Well I'm sure theres a kit out there for the z24 somewhere. But who cares get the Nissan and stay away from the Cavalier invasion......


----------



## sersr20dk (Oct 15, 2003)

i think he means the nissan z24 truck motor, and i \'m sorry i can't help out besides that


----------



## '98200SXse (May 1, 2003)

sersr20dk said:


> i think he means the nissan z24 truck motor, and i \'m sorry i can't help out besides that


ohh.. my bad.... sorry bout that.. dont know much about the truck's... (engine, hp, etc..)

other than the Titans gonna kick some major Domestic ass here soon


----------



## azkicker0027 (May 31, 2002)

z24?? where did you find that code??


----------



## pooponabird (Dec 23, 2003)

azkicker0027 said:


> z24?? where did you find that code??


it's the type of engine, it says it on the airbox in black letters "z24"
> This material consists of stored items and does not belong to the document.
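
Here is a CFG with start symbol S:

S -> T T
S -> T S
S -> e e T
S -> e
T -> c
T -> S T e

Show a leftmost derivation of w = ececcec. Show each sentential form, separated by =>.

S => TT   [S -> T T]
TT => STeT   [T -> S T e]
STeT => TTTeT   [S -> T T]
TTTeT => STeTTeT   [T -> S T e]
STeTTeT => eTeTTeT   [S -> e]
eTeTTeT => eceTTeT   [T -> c]
eceTTeT => ececTeT   [T -> c]
ececTeT => ececceT   [T -> c]
ececceT => ececcec   [T -> c]

S => TT => STeT => TTTeT => STeTTeT => eTeTTeT => eceTTeT => ececTeT => ececceT => ececcec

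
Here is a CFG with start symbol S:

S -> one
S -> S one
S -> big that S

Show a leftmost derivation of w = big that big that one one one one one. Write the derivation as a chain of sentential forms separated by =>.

S => S one => big that S one => big that S one one => big that S one one one => big that big that S one one one => big that big that S one one one one => big that big that one one one one one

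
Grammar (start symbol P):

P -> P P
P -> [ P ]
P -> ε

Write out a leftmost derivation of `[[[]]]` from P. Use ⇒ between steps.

P ⇒ PP ⇒ PPP ⇒ [P]PP ⇒ [PP]PP ⇒ [PPP]PP ⇒ [[P]PP]PP ⇒ [[[P]]PP]PP ⇒ [[[]]PP]PP ⇒ [[[]]P]PP ⇒ [[[]]]PP ⇒ [[[]]]P ⇒ [[[]]]

P ⇒ PP   [P -> P P]
PP ⇒ PPP   [P -> P P]
PPP ⇒ [P]PP   [P -> [ P ]]
[P]PP ⇒ [PP]PP   [P -> P P]
[PP]PP ⇒ [PPP]PP   [P -> P P]
[PPP]PP ⇒ [[P]PP]PP   [P -> [ P ]]
[[P]PP]PP ⇒ [[[P]]PP]PP   [P -> [ P ]]
[[[P]]PP]PP ⇒ [[[]]PP]PP   [P -> ε]
[[[]]PP]PP ⇒ [[[]]P]PP   [P -> ε]
[[[]]P]PP ⇒ [[[]]]PP   [P -> ε]
[[[]]]PP ⇒ [[[]]]P   [P -> ε]
[[[]]]P ⇒ [[[]]]   [P -> ε]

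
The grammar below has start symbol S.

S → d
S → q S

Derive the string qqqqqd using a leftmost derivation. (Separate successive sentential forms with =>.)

S=>qS=>qqS=>qqqS=>qqqqS=>qqqqqS=>qqqqqd

S => qS   [S → q S]
qS => qqS   [S → q S]
qqS => qqqS   [S → q S]
qqqS => qqqqS   [S → q S]
qqqqS => qqqqqS   [S → q S]
qqqqqS => qqqqqd   [S → d]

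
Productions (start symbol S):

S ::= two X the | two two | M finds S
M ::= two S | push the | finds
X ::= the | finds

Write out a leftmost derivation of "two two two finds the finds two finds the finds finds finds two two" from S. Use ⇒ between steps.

S ⇒ M finds S   [S ::= M finds S]
M finds S ⇒ two S finds S   [M ::= two S]
two S finds S ⇒ two M finds S finds S   [S ::= M finds S]
two M finds S finds S ⇒ two two S finds S finds S   [M ::= two S]
two two S finds S finds S ⇒ two two two X the finds S finds S   [S ::= two X the]
two two two X the finds S finds S ⇒ two two two finds the finds S finds S   [X ::= finds]
two two two finds the finds S finds S ⇒ two two two finds the finds two X the finds S   [S ::= two X the]
two two two finds the finds two X the finds S ⇒ two two two finds the finds two finds the finds S   [X ::= finds]
two two two finds the finds two finds the finds S ⇒ two two two finds the finds two finds the finds M finds S   [S ::= M finds S]
two two two finds the finds two finds the finds M finds S ⇒ two two two finds the finds two finds the finds finds finds S   [M ::= finds]
two two two finds the finds two finds the finds finds finds S ⇒ two two two finds the finds two finds the finds finds finds two two   [S ::= two two]

S ⇒ M finds S ⇒ two S finds S ⇒ two M finds S finds S ⇒ two two S finds S finds S ⇒ two two two X the finds S finds S ⇒ two two two finds the finds S finds S ⇒ two two two finds the finds two X the finds S ⇒ two two two finds the finds two finds the finds S ⇒ two two two finds the finds two finds the finds M finds S ⇒ two two two finds the finds two finds the finds finds finds S ⇒ two two two finds the finds two finds the finds finds finds two two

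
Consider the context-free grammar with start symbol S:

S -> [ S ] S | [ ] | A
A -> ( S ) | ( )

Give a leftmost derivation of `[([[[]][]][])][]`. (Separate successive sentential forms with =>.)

S => [S]S => [A]S => [(S)]S => [([S]S)]S => [([[S]S]S)]S => [([[[]]S]S)]S => [([[[]][]]S)]S => [([[[]][]][])]S => [([[[]][]][])][]

S => [S]S   [S -> [ S ] S]
[S]S => [A]S   [S -> A]
[A]S => [(S)]S   [A -> ( S )]
[(S)]S => [([S]S)]S   [S -> [ S ] S]
[([S]S)]S => [([[S]S]S)]S   [S -> [ S ] S]
[([[S]S]S)]S => [([[[]]S]S)]S   [S -> [ ]]
[([[[]]S]S)]S => [([[[]][]]S)]S   [S -> [ ]]
[([[[]][]]S)]S => [([[[]][]][])]S   [S -> [ ]]
[([[[]][]][])]S => [([[[]][]][])][]   [S -> [ ]]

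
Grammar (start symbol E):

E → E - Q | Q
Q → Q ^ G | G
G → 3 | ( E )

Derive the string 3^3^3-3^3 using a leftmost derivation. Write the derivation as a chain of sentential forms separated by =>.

E => E-Q => Q-Q => Q^G-Q => Q^G^G-Q => G^G^G-Q => 3^G^G-Q => 3^3^G-Q => 3^3^3-Q => 3^3^3-Q^G => 3^3^3-G^G => 3^3^3-3^G => 3^3^3-3^3

E => E-Q   [E → E - Q]
E-Q => Q-Q   [E → Q]
Q-Q => Q^G-Q   [Q → Q ^ G]
Q^G-Q => Q^G^G-Q   [Q → Q ^ G]
Q^G^G-Q => G^G^G-Q   [Q → G]
G^G^G-Q => 3^G^G-Q   [G → 3]
3^G^G-Q => 3^3^G-Q   [G → 3]
3^3^G-Q => 3^3^3-Q   [G → 3]
3^3^3-Q => 3^3^3-Q^G   [Q → Q ^ G]
3^3^3-Q^G => 3^3^3-G^G   [Q → G]
3^3^3-G^G => 3^3^3-3^G   [G → 3]
3^3^3-3^G => 3^3^3-3^3   [G → 3]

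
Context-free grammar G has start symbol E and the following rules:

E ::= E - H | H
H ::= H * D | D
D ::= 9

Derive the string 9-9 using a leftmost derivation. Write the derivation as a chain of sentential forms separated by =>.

E => E-H   [E ::= E - H]
E-H => H-H   [E ::= H]
H-H => D-H   [H ::= D]
D-H => 9-H   [D ::= 9]
9-H => 9-D   [H ::= D]
9-D => 9-9   [D ::= 9]

E => E-H => H-H => D-H => 9-H => 9-D => 9-9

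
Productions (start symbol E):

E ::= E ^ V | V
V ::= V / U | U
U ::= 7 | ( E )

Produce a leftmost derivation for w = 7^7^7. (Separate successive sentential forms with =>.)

E => E^V => E^V^V => V^V^V => U^V^V => 7^V^V => 7^U^V => 7^7^V => 7^7^U => 7^7^7

E => E^V   [E ::= E ^ V]
E^V => E^V^V   [E ::= E ^ V]
E^V^V => V^V^V   [E ::= V]
V^V^V => U^V^V   [V ::= U]
U^V^V => 7^V^V   [U ::= 7]
7^V^V => 7^U^V   [V ::= U]
7^U^V => 7^7^V   [U ::= 7]
7^7^V => 7^7^U   [V ::= U]
7^7^U => 7^7^7   [U ::= 7]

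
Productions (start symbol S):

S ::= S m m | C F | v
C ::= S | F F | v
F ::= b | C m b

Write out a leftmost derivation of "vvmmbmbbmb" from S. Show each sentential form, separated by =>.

S => CF => vF => vCmb => vFFmb => vCmbFmb => vSmbFmb => vCFmbFmb => vSFmbFmb => vSmmFmbFmb => vvmmFmbFmb => vvmmbmbFmb => vvmmbmbbmb

S => CF   [S ::= C F]
CF => vF   [C ::= v]
vF => vCmb   [F ::= C m b]
vCmb => vFFmb   [C ::= F F]
vFFmb => vCmbFmb   [F ::= C m b]
vCmbFmb => vSmbFmb   [C ::= S]
vSmbFmb => vCFmbFmb   [S ::= C F]
vCFmbFmb => vSFmbFmb   [C ::= S]
vSFmbFmb => vSmmFmbFmb   [S ::= S m m]
vSmmFmbFmb => vvmmFmbFmb   [S ::= v]
vvmmFmbFmb => vvmmbmbFmb   [F ::= b]
vvmmbmbFmb => vvmmbmbbmb   [F ::= b]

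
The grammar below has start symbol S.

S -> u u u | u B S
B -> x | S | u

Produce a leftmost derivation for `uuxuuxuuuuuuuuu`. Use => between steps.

S => uBS   [S -> u B S]
uBS => uSS   [B -> S]
uSS => uuBSS   [S -> u B S]
uuBSS => uuxSS   [B -> x]
uuxSS => uuxuBSS   [S -> u B S]
uuxuBSS => uuxuSSS   [B -> S]
uuxuSSS => uuxuuBSSS   [S -> u B S]
uuxuuBSSS => uuxuuxSSS   [B -> x]
uuxuuxSSS => uuxuuxuuuSS   [S -> u u u]
uuxuuxuuuSS => uuxuuxuuuuuuS   [S -> u u u]
uuxuuxuuuuuuS => uuxuuxuuuuuuuuu   [S -> u u u]

S=>uBS=>uSS=>uuBSS=>uuxSS=>uuxuBSS=>uuxuSSS=>uuxuuBSSS=>uuxuuxSSS=>uuxuuxuuuSS=>uuxuuxuuuuuuS=>uuxuuxuuuuuuuuu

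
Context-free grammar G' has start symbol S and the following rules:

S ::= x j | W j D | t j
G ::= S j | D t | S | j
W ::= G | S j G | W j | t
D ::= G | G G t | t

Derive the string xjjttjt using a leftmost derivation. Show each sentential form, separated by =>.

S => WjD => GjD => DtjD => GGttjD => SGttjD => xjGttjD => xjjttjD => xjjttjt

S => WjD   [S ::= W j D]
WjD => GjD   [W ::= G]
GjD => DtjD   [G ::= D t]
DtjD => GGttjD   [D ::= G G t]
GGttjD => SGttjD   [G ::= S]
SGttjD => xjGttjD   [S ::= x j]
xjGttjD => xjjttjD   [G ::= j]
xjjttjD => xjjttjt   [D ::= t]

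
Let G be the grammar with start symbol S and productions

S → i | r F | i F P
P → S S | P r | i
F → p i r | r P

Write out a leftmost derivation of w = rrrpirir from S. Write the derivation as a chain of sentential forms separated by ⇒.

S ⇒ rF   [S → r F]
rF ⇒ rrP   [F → r P]
rrP ⇒ rrPr   [P → P r]
rrPr ⇒ rrSSr   [P → S S]
rrSSr ⇒ rrrFSr   [S → r F]
rrrFSr ⇒ rrrpirSr   [F → p i r]
rrrpirSr ⇒ rrrpirir   [S → i]

S⇒rF⇒rrP⇒rrPr⇒rrSSr⇒rrrFSr⇒rrrpirSr⇒rrrpirir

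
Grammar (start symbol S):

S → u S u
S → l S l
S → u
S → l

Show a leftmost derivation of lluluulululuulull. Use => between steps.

S => lSl => llSll => lluSull => llulSlull => lluluSulull => lluluuSuulull => lluluulSluulull => lluluuluSuluulull => lluluulululuulull

S => lSl   [S → l S l]
lSl => llSll   [S → l S l]
llSll => lluSull   [S → u S u]
lluSull => llulSlull   [S → l S l]
llulSlull => lluluSulull   [S → u S u]
lluluSulull => lluluuSuulull   [S → u S u]
lluluuSuulull => lluluulSluulull   [S → l S l]
lluluulSluulull => lluluuluSuluulull   [S → u S u]
lluluuluSuluulull => lluluulululuulull   [S → l]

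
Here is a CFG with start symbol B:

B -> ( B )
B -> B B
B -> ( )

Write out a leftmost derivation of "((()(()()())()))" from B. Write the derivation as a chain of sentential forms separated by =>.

B=>(B)=>((B))=>((BB))=>((()B))=>((()BB))=>((()(B)B))=>((()(BB)B))=>((()(()B)B))=>((()(()BB)B))=>((()(()()B)B))=>((()(()()())B))=>((()(()()())()))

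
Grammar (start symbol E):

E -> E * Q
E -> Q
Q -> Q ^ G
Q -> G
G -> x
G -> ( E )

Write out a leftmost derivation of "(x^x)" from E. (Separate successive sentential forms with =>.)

E=>Q=>G=>(E)=>(Q)=>(Q^G)=>(G^G)=>(x^G)=>(x^x)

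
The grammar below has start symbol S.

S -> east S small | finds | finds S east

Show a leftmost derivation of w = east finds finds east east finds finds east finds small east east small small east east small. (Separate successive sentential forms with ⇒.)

S ⇒ east S small ⇒ east finds S east small ⇒ east finds finds S east east small ⇒ east finds finds east S small east east small ⇒ east finds finds east east S small small east east small ⇒ east finds finds east east finds S east small small east east small ⇒ east finds finds east east finds finds S east east small small east east small ⇒ east finds finds east east finds finds east S small east east small small east east small ⇒ east finds finds east east finds finds east finds small east east small small east east small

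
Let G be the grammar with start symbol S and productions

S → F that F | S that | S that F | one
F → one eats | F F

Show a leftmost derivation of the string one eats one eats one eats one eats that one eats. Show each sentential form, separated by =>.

S => F that F   [S → F that F]
F that F => F F that F   [F → F F]
F F that F => F F F that F   [F → F F]
F F F that F => F F F F that F   [F → F F]
F F F F that F => one eats F F F that F   [F → one eats]
one eats F F F that F => one eats one eats F F that F   [F → one eats]
one eats one eats F F that F => one eats one eats one eats F that F   [F → one eats]
one eats one eats one eats F that F => one eats one eats one eats one eats that F   [F → one eats]
one eats one eats one eats one eats that F => one eats one eats one eats one eats that one eats   [F → one eats]

S => F that F => F F that F => F F F that F => F F F F that F => one eats F F F that F => one eats one eats F F that F => one eats one eats one eats F that F => one eats one eats one eats one eats that F => one eats one eats one eats one eats that one eats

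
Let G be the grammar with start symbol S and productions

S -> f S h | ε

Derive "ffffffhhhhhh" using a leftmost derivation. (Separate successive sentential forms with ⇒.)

S ⇒ fSh   [S -> f S h]
fSh ⇒ ffShh   [S -> f S h]
ffShh ⇒ fffShhh   [S -> f S h]
fffShhh ⇒ ffffShhhh   [S -> f S h]
ffffShhhh ⇒ fffffShhhhh   [S -> f S h]
fffffShhhhh ⇒ ffffffShhhhhh   [S -> f S h]
ffffffShhhhhh ⇒ ffffffhhhhhh   [S -> ε]

S ⇒ fSh ⇒ ffShh ⇒ fffShhh ⇒ ffffShhhh ⇒ fffffShhhhh ⇒ ffffffShhhhhh ⇒ ffffffhhhhhh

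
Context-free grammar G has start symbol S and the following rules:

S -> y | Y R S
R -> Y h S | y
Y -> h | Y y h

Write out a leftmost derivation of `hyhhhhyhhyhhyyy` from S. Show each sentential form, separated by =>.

S => YRS => YyhRS => hyhRS => hyhYhSS => hyhhhSS => hyhhhYRSS => hyhhhYyhRSS => hyhhhhyhRSS => hyhhhhyhYhSSS => hyhhhhyhYyhhSSS => hyhhhhyhhyhhSSS => hyhhhhyhhyhhySS => hyhhhhyhhyhhyyS => hyhhhhyhhyhhyyy

S => YRS   [S -> Y R S]
YRS => YyhRS   [Y -> Y y h]
YyhRS => hyhRS   [Y -> h]
hyhRS => hyhYhSS   [R -> Y h S]
hyhYhSS => hyhhhSS   [Y -> h]
hyhhhSS => hyhhhYRSS   [S -> Y R S]
hyhhhYRSS => hyhhhYyhRSS   [Y -> Y y h]
hyhhhYyhRSS => hyhhhhyhRSS   [Y -> h]
hyhhhhyhRSS => hyhhhhyhYhSSS   [R -> Y h S]
hyhhhhyhYhSSS => hyhhhhyhYyhhSSS   [Y -> Y y h]
hyhhhhyhYyhhSSS => hyhhhhyhhyhhSSS   [Y -> h]
hyhhhhyhhyhhSSS => hyhhhhyhhyhhySS   [S -> y]
hyhhhhyhhyhhySS => hyhhhhyhhyhhyyS   [S -> y]
hyhhhhyhhyhhyyS => hyhhhhyhhyhhyyy   [S -> y]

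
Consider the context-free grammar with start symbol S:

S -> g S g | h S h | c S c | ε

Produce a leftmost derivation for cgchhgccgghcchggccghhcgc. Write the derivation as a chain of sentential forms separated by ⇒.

S ⇒ cSc   [S -> c S c]
cSc ⇒ cgSgc   [S -> g S g]
cgSgc ⇒ cgcScgc   [S -> c S c]
cgcScgc ⇒ cgchShcgc   [S -> h S h]
cgchShcgc ⇒ cgchhShhcgc   [S -> h S h]
cgchhShhcgc ⇒ cgchhgSghhcgc   [S -> g S g]
cgchhgSghhcgc ⇒ cgchhgcScghhcgc   [S -> c S c]
cgchhgcScghhcgc ⇒ cgchhgccSccghhcgc   [S -> c S c]
cgchhgccSccghhcgc ⇒ cgchhgccgSgccghhcgc   [S -> g S g]
cgchhgccgSgccghhcgc ⇒ cgchhgccggSggccghhcgc   [S -> g S g]
cgchhgccggSggccghhcgc ⇒ cgchhgccgghShggccghhcgc   [S -> h S h]
cgchhgccgghShggccghhcgc ⇒ cgchhgccgghcSchggccghhcgc   [S -> c S c]
cgchhgccgghcSchggccghhcgc ⇒ cgchhgccgghcchggccghhcgc   [S -> ε]

S⇒cSc⇒cgSgc⇒cgcScgc⇒cgchShcgc⇒cgchhShhcgc⇒cgchhgSghhcgc⇒cgchhgcScghhcgc⇒cgchhgccSccghhcgc⇒cgchhgccgSgccghhcgc⇒cgchhgccggSggccghhcgc⇒cgchhgccgghShggccghhcgc⇒cgchhgccgghcSchggccghhcgc⇒cgchhgccgghcchggccghhcgc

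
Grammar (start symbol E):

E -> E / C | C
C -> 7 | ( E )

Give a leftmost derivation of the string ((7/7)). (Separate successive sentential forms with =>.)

E => C => (E) => (C) => ((E)) => ((E/C)) => ((C/C)) => ((7/C)) => ((7/7))

E => C   [E -> C]
C => (E)   [C -> ( E )]
(E) => (C)   [E -> C]
(C) => ((E))   [C -> ( E )]
((E)) => ((E/C))   [E -> E / C]
((E/C)) => ((C/C))   [E -> C]
((C/C)) => ((7/C))   [C -> 7]
((7/C)) => ((7/7))   [C -> 7]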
and, no one knows if i can turbo that mother?


----------



## ErikHalvorson (Jan 11, 2004)

The engine designation is stamped on a small machined face, just below the head mating surface. If you are looking front to rear, it S/B on the left hand side (under the manifold, unfortunately). The NapZ series engines started in 1980 with the 2.0 liter in the US but it was also available in 1.8 else where. It was an evolution on the L-series engine, aimed at meeting tougher emissions laws rather than brute power. Their were two versions of the 2.0, an E and an S. The S is the desirable one because it had a fully counter wieghted crank, simialr to the L20B if I remember right. The E was lighter weigh for economy reasons. I think the E was in the cars and the S was in the trucks but I may be mistaken there... They are very durable if well cared for. The engine was increased in displacement in 1982 to 2.2 liters and later to 2.4 liters. I beleive most were fuel injected but I have seen some stock carberator manifolds for the NAPZ so who knows, there. (I have also seen FI manifolds for the L20B for that matter). The 1.8 was available in turbocharged form in Japan as well as in Australia (maybe Europe too). The manifolds etc, should bolt to a 2.0-2.4 thought the turbo might be a bit on the small side for big HP#'s. I don't think the early cars/engines had oxygen sensors and they did use a Flapper version of the MAF instead of a hot wire which it more restrictive and thus hard to extract hp vs the hotwire version. The Valve train is SOHC cross flow design and the valves are angled towards each other. The design doesn't allow for much lift nor overlap in HP cam design, the valves are also on the small side side when trying to get big HP out of a naturally aspirated engine. The racers would dump the NAPZ head in favor of the older L-series head with good reliable results. The bottom end of the NapZ is just an extension of the L-series, though slight modifactions are necessary for adapting the L head to the 2.4 NapZ engine. Hope that helps a little.


----------



## low89hardbody (Dec 23, 2003)

Anyone know where i can find a turbo manifold for my 89 Z24I?


----------